Multimodality neuroimaging findings in chromosome 18p deletion extending to 18q12.3: MRI features of developmental white matter abnormality suggestive of hypomyelination
摘要
Chromosome 18 deletions are rare genomic disorders associated with heterogeneous neurologic and structural abnormalities. Neuroimaging findings in deletions extending from the short arm into the proximal long arm remain incompletely characterized.
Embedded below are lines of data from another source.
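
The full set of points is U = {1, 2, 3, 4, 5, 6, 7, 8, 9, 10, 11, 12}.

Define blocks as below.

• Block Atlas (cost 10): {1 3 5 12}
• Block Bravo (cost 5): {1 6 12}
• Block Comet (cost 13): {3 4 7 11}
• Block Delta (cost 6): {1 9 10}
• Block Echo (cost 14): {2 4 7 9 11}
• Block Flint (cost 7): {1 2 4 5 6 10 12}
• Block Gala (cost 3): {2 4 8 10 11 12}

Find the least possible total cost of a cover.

Comet, Delta, Flint, Gala together cover every point (Comet ∪ Delta ∪ Flint ∪ Gala = {1, 2, 3, 4, 5, 6, 7, 8, 9, 10, 11, 12}); total cost 13 + 6 + 7 + 3 = 29.
No covering selection has total cost below 29.

29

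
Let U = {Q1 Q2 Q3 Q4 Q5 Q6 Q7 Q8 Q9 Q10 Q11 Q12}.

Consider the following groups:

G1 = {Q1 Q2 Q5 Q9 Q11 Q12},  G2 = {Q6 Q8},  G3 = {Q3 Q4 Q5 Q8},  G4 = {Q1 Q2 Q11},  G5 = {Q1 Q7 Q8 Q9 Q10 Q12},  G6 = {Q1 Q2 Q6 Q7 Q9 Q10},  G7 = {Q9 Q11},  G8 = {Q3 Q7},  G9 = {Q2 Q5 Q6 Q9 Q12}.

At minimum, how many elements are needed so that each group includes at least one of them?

The 4 elements {Q2, Q7, Q8, Q11} hit every group.
No choice of 3 elements meets every group, so 4 is the minimum.

4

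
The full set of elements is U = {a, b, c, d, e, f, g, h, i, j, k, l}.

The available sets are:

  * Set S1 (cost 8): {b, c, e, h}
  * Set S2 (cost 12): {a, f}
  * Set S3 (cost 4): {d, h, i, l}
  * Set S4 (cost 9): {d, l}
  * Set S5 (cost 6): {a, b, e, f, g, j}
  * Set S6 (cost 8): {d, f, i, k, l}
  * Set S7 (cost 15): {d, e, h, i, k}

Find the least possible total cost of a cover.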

We report multimodality neuroimaging findings in a pediatric patient with cytogenetically confirmed 46, XX, del(18)(pter→q12.3). Clinical manifestations included global developmental delay, progressive microcephaly, congenital hypothyroidism, bilateral sensorineural hearing loss, atrial septal defect, and progressive left equinovarus deformity. Cranial ultrasonography demonstrated lenticulostriate vasculopathy, and CT showed minimal nonspecific basal ganglia hypodensity. Brain MRI revealed diffuse supratentorial white matter T2 hyperintensity with relative preservation of T1 gray–white differentiation, suggestive of a developmental hypomyelination phenotype, along with corpus callosum thinning, mild cerebral volume loss, and mild reduction in pontine volume. Imaging findings remained stable without evidence of progressive leukodystrophy. Notably, the deletion did not extend to the distal 18q23 region containing the myelin basic protein locus, suggesting that hypomyelination may occur in proximal 18q deletions independent of distal gene loss. This case underscores the central role of MRI in characterizing genetic white matter disorders and differentiating hypomyelination from leukodystrophy and acquired injury.